I need to be able to search a PDF for about 200 different reference numbers that I know to return a value I do not know. Examples of the reference numbers:
- ABC-12-012
- ABC-012-86
- ABC-0512-10
Where the reference number will always:
- Be at the beginning of a line
- Follow the word "References:"
- Start with ABC-
- Between each hyphen could be varied counts of numeric characters.
The data that I need is actually several lines above the "Reference". It is a series of dotted numbers followed by a description. It resembles "9.8.1 Appendix A" but could just as easily be "9.1 Appendix D" or"9.2.8.63.4 Appendix C".
Also, in case it matters, the known reference may not show up in every .PDF.
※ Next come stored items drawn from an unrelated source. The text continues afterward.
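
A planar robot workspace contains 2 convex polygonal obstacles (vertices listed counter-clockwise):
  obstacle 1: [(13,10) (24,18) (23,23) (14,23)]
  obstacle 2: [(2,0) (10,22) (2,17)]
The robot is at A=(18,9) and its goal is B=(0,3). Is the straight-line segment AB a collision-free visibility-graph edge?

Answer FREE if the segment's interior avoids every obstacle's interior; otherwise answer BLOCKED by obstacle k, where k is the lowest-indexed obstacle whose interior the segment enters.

BLOCKED by obstacle 2

Obstacle 1 [(13,10) (24,18) (23,23) (14,23)]:
  edge (13,10)–(24,18): clear
  edge (24,18)–(23,23): clear
  edge (23,23)–(14,23): clear
  edge (14,23)–(13,10): clear
  midpoint (9,6) outside
  → clear
Obstacle 2 [(2,0) (10,22) (2,17)]:
  edge (2,0)–(10,22): crosses AB
  edge (10,22)–(2,17): clear
  edge (2,17)–(2,0): crosses AB
  → BLOCKED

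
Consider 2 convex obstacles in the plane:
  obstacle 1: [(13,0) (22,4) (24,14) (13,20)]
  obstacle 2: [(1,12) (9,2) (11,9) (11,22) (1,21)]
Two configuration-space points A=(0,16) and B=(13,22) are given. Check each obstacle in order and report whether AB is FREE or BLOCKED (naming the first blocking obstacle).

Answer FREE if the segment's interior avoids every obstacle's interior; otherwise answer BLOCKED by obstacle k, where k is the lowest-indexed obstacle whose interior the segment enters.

Obstacle 1 [(13,0) (22,4) (24,14) (13,20)]:
  edge (13,0)–(22,4): clear
  edge (22,4)–(24,14): clear
  edge (24,14)–(13,20): clear
  edge (13,20)–(13,0): clear
  midpoint (13/2,19) outside
  → clear
Obstacle 2 [(1,12) (9,2) (11,9) (11,22) (1,21)]:
  edge (1,12)–(9,2): clear
  edge (9,2)–(11,9): clear
  edge (11,9)–(11,22): crosses AB
  edge (11,22)–(1,21): clear
  edge (1,21)–(1,12): crosses AB
  → BLOCKED

BLOCKED by obstacle 2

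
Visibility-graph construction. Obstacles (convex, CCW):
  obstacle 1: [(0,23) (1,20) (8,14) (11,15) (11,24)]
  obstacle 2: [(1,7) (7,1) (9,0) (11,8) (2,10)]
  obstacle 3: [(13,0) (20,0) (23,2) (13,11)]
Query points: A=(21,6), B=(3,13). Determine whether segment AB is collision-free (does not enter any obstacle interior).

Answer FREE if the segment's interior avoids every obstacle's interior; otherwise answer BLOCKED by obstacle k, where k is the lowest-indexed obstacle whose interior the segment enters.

BLOCKED by obstacle 3

Obstacle 1 [(0,23) (1,20) (8,14) (11,15) (11,24)]:
  edge (0,23)–(1,20): clear
  edge (1,20)–(8,14): clear
  edge (8,14)–(11,15): clear
  edge (11,15)–(11,24): clear
  edge (11,24)–(0,23): clear
  midpoint (12,19/2) outside
  → clear
Obstacle 2 [(1,7) (7,1) (9,0) (11,8) (2,10)]:
  edge (1,7)–(7,1): clear
  edge (7,1)–(9,0): clear
  edge (9,0)–(11,8): clear
  edge (11,8)–(2,10): clear
  edge (2,10)–(1,7): clear
  midpoint (12,19/2) outside
  → clear
Obstacle 3 [(13,0) (20,0) (23,2) (13,11)]:
  edge (13,0)–(20,0): clear
  edge (20,0)–(23,2): clear
  edge (23,2)–(13,11): crosses AB
  edge (13,11)–(13,0): crosses AB
  → BLOCKED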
Thanks for any help on this!
Sample Text:
________________________________
9.8.1 Appendix A
Description:
This is where a description would be. there could be another header as well.
Additional Information:
One or more additional sections may exist between the 9.8.1 Appendix A (which is the text I need) and the ABC-0012-083 which is what I know to search for.
References:
ABC-0012-083
9.8.2 Addendum 9
Description:
This is where a description would be. there could be another header as well.
Additional Information:
One or more additional sections may exist between the 9.8.1 Appendix A (which is the text I need) and the ABC-0012-083 which is what I know to search for.
References:
ABC-021-19
________________________________